Project 2
CS 481/681 2010, Dr. Lawlor
Project Requirements
There are four deliverables for this project: project topic, code
draft, presentation, and final code. Everything should be turned in
electronically via Blackboard (links to be provided from the main page).
- Describe your project topic in class on Tuesday, April 13.
Slides or pictures are not needed, but have about a paragraph-long
description ready, and be ready to answer questions about how you plan
to implement your topic!
- An executable code draft is due Thursday, April 22.
- The code should compile and run.
- It should basically do what you're trying to do.
- It doesn't have to be pretty, or have all the features working yet.
- A 10-minute in-class presentation on Tuesday, May 4. Show off your code, talk about your method, and so on.
- The final version of your code is due on Wednesday, May 12. This version should be polished and pretty.
This project can be done individually, or as part of a group. Note
that 681 students will be expected to complete more sophisticated
projects.Possible Topics (or pick your own!)
Choose any one of these topics, or make up your own topic. Remember
you've got under a month to finish your rough code draft, so keep it
simple! If these
seem too big, feel free to simplify them in your "topic" paper.
- Polish and improve your project1 topic, or a solution to any homework problem.
- Add any of these features to a raytracer:
- Build an attractive scene using some sort of textures.
- Add procedural texturing, such as polka dots or Perlin noise (see Ken Perlin's Java version, the same code explained, or a GLSL implementation).
- Add soft shadows, blurry reflection or refraction, or antialiasing; you can do this by taking multiple samples per pixel (see presentation or notes), or by blurring the geometry (see Parker et al paper)
- Switch to CPU-side computation, to allow true recursion, or
execution on crappy graphics cards. I heartily recommend porting
our existing GLSL raytracer to C++ using my C++ vec3 and mat4 classes
(osl/mat4.h in any of the example programs). A really really fast
CPU raytracer will still take several seconds per frame, so interactive
use is unlikely.
- Instead of a fixed hardcoded "reflect" parameter, use the Fresnel equations to adjust the reflectivity depending on both material properties and incidence angle.

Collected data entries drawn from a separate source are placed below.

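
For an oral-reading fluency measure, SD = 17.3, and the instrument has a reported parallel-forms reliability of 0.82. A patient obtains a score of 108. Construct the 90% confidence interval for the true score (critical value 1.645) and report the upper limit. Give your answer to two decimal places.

The standard error of measurement is 17.300·√(1 − 0.820) ≃ 17.300·0.424 ≃ 7.340.
1.645 · SEM ≃ 12.074
Upper limit = 108 + 12.074 ≃ 120.074

120.07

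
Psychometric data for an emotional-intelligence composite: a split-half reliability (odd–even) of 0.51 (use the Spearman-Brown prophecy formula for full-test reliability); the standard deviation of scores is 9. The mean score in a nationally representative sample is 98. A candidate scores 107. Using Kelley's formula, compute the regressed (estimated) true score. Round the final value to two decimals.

Spearman-Brown: r = 2(0.51) / (1 + 0.51) = 1.020 / 1.510 ≈ 0.675
T̂ = 0.675(107) + 0.325(98) ≈ 104.079

104.08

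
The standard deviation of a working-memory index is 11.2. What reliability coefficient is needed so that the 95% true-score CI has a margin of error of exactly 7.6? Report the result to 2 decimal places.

Required SEM = 7.6 / 1.96 ≃ 3.87755
r = 1 − (SEM / SD)² = 1 − (3.87755 / 11.2)² ≃ 1 − 0.11986 ≃ 0.88014

0.88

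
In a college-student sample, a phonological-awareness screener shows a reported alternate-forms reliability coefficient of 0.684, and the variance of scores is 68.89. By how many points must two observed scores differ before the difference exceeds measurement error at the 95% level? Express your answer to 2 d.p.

SD = √68.89 = 8.3000
The standard error of measurement is 8.3000*√(1 − 0.6840) ≃ 8.3000*0.5621 ≃ 4.6658.
SE_diff = √2 * SEM ≃ 6.5984
Minimum reliable difference = 1.96 * SE_diff ≃ 1.96 * 6.5984 ≃ 12.9328

12.93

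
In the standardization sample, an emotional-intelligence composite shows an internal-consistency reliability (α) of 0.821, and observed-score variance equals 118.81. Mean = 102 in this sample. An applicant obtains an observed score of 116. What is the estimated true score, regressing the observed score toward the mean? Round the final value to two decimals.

113.49

T̂ = 0.8210(116) + 0.1790(102) ≈ 113.4940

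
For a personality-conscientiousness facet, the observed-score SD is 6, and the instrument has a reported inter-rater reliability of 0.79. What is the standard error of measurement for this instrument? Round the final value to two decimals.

2.75

SEM = 6.0000 × √(1 − 0.7900) = 6.0000 × √0.2100 ≈ 6.0000 × 0.4583 ≈ 2.7495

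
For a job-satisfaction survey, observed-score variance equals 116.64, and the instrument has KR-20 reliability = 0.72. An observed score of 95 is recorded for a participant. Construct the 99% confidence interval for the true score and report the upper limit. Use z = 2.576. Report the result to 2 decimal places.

SD = √116.64 ≃ 10.800
SEM = 10.800 * √(1 − 0.720) = 10.800 * √0.280 ≃ 10.800 * 0.529 ≃ 5.715
Half-width = 2.576*5.715 ≃ 14.721
Upper limit = 95 + 14.721 ≃ 109.721

109.72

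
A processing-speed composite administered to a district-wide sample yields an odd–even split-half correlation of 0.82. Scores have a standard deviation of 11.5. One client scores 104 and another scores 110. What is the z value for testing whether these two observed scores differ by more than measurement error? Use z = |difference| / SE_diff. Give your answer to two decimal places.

r_full = 2·0.82 / (1 + 0.82) ≈ 0.9011
SEM = 11.5000*√(1 − 0.9011) ≈ 3.6166
SE_diff = √2 * SEM ≈ 5.1146
z = 6 / 5.1146 ≈ 1.1731

1.17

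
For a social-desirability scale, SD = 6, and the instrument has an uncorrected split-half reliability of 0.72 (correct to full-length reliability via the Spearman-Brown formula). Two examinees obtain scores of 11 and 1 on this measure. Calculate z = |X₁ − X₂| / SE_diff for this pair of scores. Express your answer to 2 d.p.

r_full = 2·0.72 / (1 + 0.72) ≃ 0.837
SEM = 6.000·√(1 − 0.837) ≃ 2.421
Standard error of the difference = 2.421·√2 ≃ 3.424
z = 10 / 3.424 ≃ 2.921

2.92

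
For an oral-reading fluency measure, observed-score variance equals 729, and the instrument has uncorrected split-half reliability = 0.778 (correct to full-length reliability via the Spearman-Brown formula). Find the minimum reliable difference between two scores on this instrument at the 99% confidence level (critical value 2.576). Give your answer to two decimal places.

σ = 729^(1/2) = 27.0000
Full-length reliability (Spearman-Brown) = 2(0.778)/(1+0.778) ≈ 0.8751
SEM = 27.0000 × √(1 − 0.8751) = 27.0000 × √0.1249 ≈ 27.0000 × 0.3534 ≈ 9.5406
Standard error of the difference = 9.5406·√2 ≈ 13.4924
Smallest detectable difference = 2.576×13.4924 ≈ 34.7564

34.76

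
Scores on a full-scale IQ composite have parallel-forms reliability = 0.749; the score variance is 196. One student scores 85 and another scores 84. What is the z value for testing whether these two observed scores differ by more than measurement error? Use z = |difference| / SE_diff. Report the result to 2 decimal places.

0.10

σ = 196^(1/2) = 14.00000
SEM = 14.00000*√(1 − 0.74900) ≈ 7.01399
SE_diff = SEM * √2 ≈ 7.01399 * 1.41421 ≈ 9.91927
z = |85 − 84| / 9.91927 = 1 / 9.91927 ≈ 0.10081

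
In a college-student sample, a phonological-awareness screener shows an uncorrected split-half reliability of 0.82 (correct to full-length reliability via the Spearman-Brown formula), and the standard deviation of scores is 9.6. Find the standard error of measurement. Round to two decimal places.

Spearman-Brown: r = 2(0.82) / (1 + 0.82) = 1.640 / 1.820 ≃ 0.901
SEM = 9.600·√(1 − 0.901) ≃ 3.019

3.02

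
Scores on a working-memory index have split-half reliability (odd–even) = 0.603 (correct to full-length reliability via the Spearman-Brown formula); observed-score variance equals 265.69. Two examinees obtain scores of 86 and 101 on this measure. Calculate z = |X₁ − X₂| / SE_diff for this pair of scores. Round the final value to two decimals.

SD = √265.69 = 16.300
r_full = 2·0.603 / (1 + 0.603) ≈ 0.752
SEM = 16.300·√(1 − 0.752) ≈ 8.112
SE_diff = √2 · SEM ≈ 11.472
z = 15 / 11.472 ≈ 1.308

1.31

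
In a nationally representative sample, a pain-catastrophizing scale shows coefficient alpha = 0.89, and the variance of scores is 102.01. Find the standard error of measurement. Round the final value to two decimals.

3.35

SD = √102.01 ≃ 10.100
SEM = 10.100 × √(1 − 0.890) = 10.100 × √0.110 ≃ 10.100 × 0.332 ≃ 3.350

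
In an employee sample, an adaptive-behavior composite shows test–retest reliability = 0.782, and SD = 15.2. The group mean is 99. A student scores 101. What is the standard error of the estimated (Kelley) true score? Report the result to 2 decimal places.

6.28

SE_est = SD · √(r(1 − r)) = 15.20000 · √0.17048 ≈ 15.20000 · 0.41289 ≈ 6.27589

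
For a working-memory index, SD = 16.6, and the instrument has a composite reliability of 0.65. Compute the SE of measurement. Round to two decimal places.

9.82

The standard error of measurement is 16.600·√(1 − 0.650) ≈ 16.600·0.592 ≈ 9.821.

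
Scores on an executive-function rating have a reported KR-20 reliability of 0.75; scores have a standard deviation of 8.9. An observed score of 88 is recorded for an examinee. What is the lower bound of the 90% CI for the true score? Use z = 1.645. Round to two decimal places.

SEM = 8.90000*√(1 − 0.75000) ≈ 4.45000
Margin = 1.645 * 4.45000 ≈ 7.32025
Lower limit = 88 − 7.32025 ≈ 80.67975

80.68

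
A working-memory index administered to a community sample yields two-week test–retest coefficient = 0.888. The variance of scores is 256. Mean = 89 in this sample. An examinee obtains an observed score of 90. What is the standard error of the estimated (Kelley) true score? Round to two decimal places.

SD = √256 = 16.000
SE_est = 16.000·√(0.888·0.112) ≈ 5.046

5.05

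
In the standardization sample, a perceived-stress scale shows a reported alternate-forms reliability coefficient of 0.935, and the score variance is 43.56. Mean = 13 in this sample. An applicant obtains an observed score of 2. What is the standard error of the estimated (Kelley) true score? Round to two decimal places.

SD = √43.56 = 6.600
SE_est = SD * √(r(1 − r)) = 6.600 * √0.061 ≈ 6.600 * 0.247 ≈ 1.627

1.63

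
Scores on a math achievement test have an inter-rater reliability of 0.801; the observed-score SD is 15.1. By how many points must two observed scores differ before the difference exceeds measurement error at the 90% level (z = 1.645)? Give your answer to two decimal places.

15.67

SEM = 15.1000 · √(1 − 0.8010) = 15.1000 · √0.1990 ≈ 15.1000 · 0.4461 ≈ 6.7360
Standard error of the difference = 6.7360·√2 ≈ 9.5262
Smallest detectable difference = 1.645·9.5262 ≈ 15.6706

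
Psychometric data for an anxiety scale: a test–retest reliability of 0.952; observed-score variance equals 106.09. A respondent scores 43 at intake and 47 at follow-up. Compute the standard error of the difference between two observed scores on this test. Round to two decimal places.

3.19

SD = √106.09 ≃ 10.30000
The standard error of measurement is 10.30000×√(1 − 0.95200) ≃ 10.30000×0.21909 ≃ 2.25662.
SE_diff = SEM × √2 ≃ 2.25662 × 1.41421 ≃ 3.19134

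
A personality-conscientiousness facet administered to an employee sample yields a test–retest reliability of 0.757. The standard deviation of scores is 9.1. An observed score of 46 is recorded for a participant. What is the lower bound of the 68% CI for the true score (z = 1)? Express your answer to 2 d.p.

41.51

SEM = 9.10000 × √(1 − 0.75700) = 9.10000 × √0.24300 ≈ 9.10000 × 0.49295 ≈ 4.48585
1 × SEM ≈ 4.48585
Lower bound: 46 − 4.48585 = 41.51415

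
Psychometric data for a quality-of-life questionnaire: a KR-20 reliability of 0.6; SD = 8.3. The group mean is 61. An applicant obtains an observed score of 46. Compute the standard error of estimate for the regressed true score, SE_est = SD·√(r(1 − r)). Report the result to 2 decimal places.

SE_est = SD × √(r(1 − r)) = 8.3000 × √0.2400 ≈ 8.3000 × 0.4899 ≈ 4.0662

4.07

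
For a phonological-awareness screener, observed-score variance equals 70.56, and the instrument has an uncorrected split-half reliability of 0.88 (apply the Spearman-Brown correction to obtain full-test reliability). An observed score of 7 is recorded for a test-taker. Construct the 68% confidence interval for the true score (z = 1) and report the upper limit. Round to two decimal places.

SD = √70.56 ≈ 8.400
r_full = 2·0.88 / (1 + 0.88) ≈ 0.936
The standard error of measurement is 8.400×√(1 − 0.936) ≈ 8.400×0.253 ≈ 2.122.
Margin = 1 × 2.122 ≈ 2.122
Upper limit = 7 + 2.122 ≈ 9.122

9.12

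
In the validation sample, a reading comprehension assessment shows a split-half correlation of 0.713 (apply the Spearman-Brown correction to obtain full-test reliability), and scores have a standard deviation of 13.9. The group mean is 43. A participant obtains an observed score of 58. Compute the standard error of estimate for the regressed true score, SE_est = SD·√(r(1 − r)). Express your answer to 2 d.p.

5.19

Spearman-Brown: r = 2(0.713) / (1 + 0.713) = 1.4260 / 1.7130 ≃ 0.8325
SE_est = SD * √(r(1 − r)) = 13.9000 * √0.1395 ≃ 13.9000 * 0.3735 ≃ 5.1911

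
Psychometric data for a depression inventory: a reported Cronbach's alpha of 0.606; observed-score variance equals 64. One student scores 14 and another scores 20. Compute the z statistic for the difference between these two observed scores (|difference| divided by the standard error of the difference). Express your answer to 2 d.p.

0.84

SD = √64 ≃ 8.0000
The standard error of measurement is 8.0000·√(1 − 0.6060) ≃ 8.0000·0.6277 ≃ 5.0216.
SE_diff = √2 · SEM ≃ 7.1015
z = 6 / 7.1015 ≃ 0.8449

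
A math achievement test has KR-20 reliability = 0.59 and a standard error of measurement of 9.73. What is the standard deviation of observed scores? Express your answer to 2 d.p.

σ = SEM·(1 − r)^(−1/2) ≈ 9.73·1.56174 ≈ 15.19571

15.20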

- Implement reaction-diffusion textures (of any type), on the graphics card or off.
- Implement any type of cellular automata (e.g., Conway's Game of
Life). These are fun to write on the graphics card using a pixel shader!
- Do anything
interesting with textures. For example, make up a 3D texture for
some real surface, like tree bark. Write up a new and nice interface to read
a 2D texture from a file. Blend 2D textures on the CPU or GPU to
create new textures.
- Implement
a walkthrough of a city model of reasonable size. Must include at
least textured ground, several multistory buildings, and some
freestanding foliage.
- Draw a cool scene of your choice. For example, a
volume-rendered smoking volcano, a particle-system fireworks show, an
animating "bullet-time" shot.
- Draw a pretty tree or other foliage or interesting 3D shape.
- Do something cool on the powerwall. For example, build a way to
tile large images in memory for fast display, or figure out how to hook the powerwall up
to a dozen mice, etc.
- Do anything interesting with 3D models. For example, read in
a 3D model from a text file, squish the center of a 3D model by doing a
nonlinear calculation on its coordinates, etc.
- Implement
any mesh simplification, subdivision, modification, or smoothing method, including
Garland's Quadric Mesh Simplification, Lindstrom's
Terrain Simplification, Taubin Smoothing, or any of the various
subdivision schemes. You can also find and call a library to do
any of these, but be aware that this is often harder than just
implementing the method yourself!
- Implement any interesting surface shader on the graphics
card. "Interesting" here could mean an anisotropic (e.g., velvet)
shader, a fur shader, a nonphotorealistic (e.g., cartoon) shader, or a
subsurface scattering shader.
- Implement
or fake any form of global illumination: Radiosity, Jensen's Photon
Maps, Precomputed Radiance Transfer, "Radiance"-style raytracing, or make up your own.
- Implement display-time Constructive Solid Geometry (CSG) on
the
graphics hardware using backface culling and the Z buffer. You
must use CSG
to build and display at least one interesting (possibly hardcoded)
object containing: at least one intersection or subtraction, and at
least one union. This actually isn't as hard as it sounds as long
as the primitive shapes are convex. (Google, Goldfeather's Algorithm Paper).
- Implement any flavor of quality shadows for a moving (possibly
hardcoded) object. We'll be looking at both shadow maps and
shadow volumes, so those would be good choices. Note that painfully fake shadows (e.g., the really easy shadows that are
only cast onto a flat floor) are not acceptable.